De la captivité à la rédemption
En 2017, à la suite de la défaite territoriale de l’ÉI, Chouay tente de fuir. Elle est capturée avec son enfant par les Forces démocratiques syriennes. Enceinte, elle subit une césarienne dans un hôpital militaire avant d’être transférée avec ses deux enfants dans le camp de réfugiés d’Al-Roj, en Syrie, où elle restera cinq longues années.
Selon les dires de son avocat, Dominique Shoofey, relayés par le Journal de Québec, les conditions de vie dans ce camp étaient « terribles », et auraient pu conduire à une radicalisation encore plus profonde. Pourtant, affirme-t-il, Chouay y développe plutôt le désir sincère de se réhabiliter et de reconstruire une vie stable pour ses enfants.
Elle est rapatriée au Canada en octobre 2022, en même temps qu’une autre ressortissante canadienne, Kimberly Polman, également accusée de terrorisme. Arrêtée dès son arrivée à l’aéroport de Montréal, elle est inculpée de plusieurs chefs d’accusation liés au terrorisme. Trois d’entre eux seront abandonnés à la suite de son plaidoyer de culpabilité.
Un verdict qui divise
Libérée sous caution après 110 jours de détention, elle est placée sous des conditions très strictes : bracelet GPS, interdiction de réseaux sociaux, couvre-feu, thérapie obligatoire, interdiction de contact avec des personnes radicalisées, et surveillance policière mensuelle.

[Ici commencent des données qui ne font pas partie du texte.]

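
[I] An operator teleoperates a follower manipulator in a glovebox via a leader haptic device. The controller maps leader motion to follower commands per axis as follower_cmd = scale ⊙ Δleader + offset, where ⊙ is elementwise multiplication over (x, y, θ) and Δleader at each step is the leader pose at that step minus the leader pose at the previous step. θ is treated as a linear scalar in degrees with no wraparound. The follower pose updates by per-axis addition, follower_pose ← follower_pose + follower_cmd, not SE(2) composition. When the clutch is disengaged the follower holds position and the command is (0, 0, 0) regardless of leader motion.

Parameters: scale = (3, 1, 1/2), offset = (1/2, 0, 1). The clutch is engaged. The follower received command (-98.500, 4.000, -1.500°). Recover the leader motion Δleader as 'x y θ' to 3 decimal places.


axis x: (-98.500 − 1/2) / (3) = -33.000
axis y: (4.000 − 0) / (1) = 4.000
axis θ: (-1.500 − 1) / (1/2) = -5.000

-33.000 4.000 -5.000


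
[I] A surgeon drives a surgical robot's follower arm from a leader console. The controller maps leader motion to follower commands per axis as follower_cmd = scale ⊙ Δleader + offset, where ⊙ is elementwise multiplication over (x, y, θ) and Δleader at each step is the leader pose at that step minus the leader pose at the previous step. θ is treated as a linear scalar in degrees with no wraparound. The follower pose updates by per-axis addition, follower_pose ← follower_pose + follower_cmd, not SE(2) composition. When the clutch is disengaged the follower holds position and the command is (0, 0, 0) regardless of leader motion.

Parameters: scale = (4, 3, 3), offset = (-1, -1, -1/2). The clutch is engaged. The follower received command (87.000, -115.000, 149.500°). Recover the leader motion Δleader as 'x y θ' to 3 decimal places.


axis x: (87.000 − -1) / (4) = 22.000
axis y: (-115.000 − -1) / (3) = -38.000
axis θ: (149.500 − -1/2) / (3) = 50.000

22.000 -38.000 50.000


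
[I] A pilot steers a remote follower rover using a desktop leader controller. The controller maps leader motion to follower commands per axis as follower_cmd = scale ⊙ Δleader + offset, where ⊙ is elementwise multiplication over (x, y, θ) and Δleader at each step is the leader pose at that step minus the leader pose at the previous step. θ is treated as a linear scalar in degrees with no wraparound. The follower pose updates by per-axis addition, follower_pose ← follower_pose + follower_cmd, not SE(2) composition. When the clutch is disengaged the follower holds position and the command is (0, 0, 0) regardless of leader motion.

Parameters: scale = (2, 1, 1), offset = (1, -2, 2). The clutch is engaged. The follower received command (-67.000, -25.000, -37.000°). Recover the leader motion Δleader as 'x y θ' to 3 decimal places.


-34.000 -23.000 -39.000

axis x: (-67.000 − 1) / (2) = -34.000
axis y: (-25.000 − -2) / (1) = -23.000
axis θ: (-37.000 − 2) / (1) = -39.000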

Selon les rapports psychiatriques cités par les deux médias, son risque de récidive est « extrêmement faible ». Elle poursuit actuellement des études au cégep, a renoué avec sa famille, et affirme ne plus adhérer à l’idéologie de l’État islamique.
Le directeur des poursuites pénales du Canada, George Dolhai, déclare que cette sentence a pour but « de protéger la communauté » tout en reconnaissant « les pas démontrés et évalués » de la jeune femme vers la réintégration. La juge a semblé convaincue de sa sincérité, saluant l’effort de transformation amorcé après une expérience vécue « dans une autre vie ».
Mais cette clémence provoque aussi la stupeur dans une partie de la population. Si certains y voient une démonstration de compassion et de réhabilitation possible, d’autres s’inquiètent du précédent créé par une telle décision. Quelle image projette-t-on à l’étranger et auprès des jeunes Canadiens tentés par le djihadisme, lorsque le soutien à un groupe aussi violent se solde par un jour symbolique de détention?
À une époque où les menaces idéologiques restent bien présentes, ce jugement ouvre un débat fondamental : entre justice punitive et justice réparatrice, où faut-il tracer la ligne quand il s’agit de terrorisme?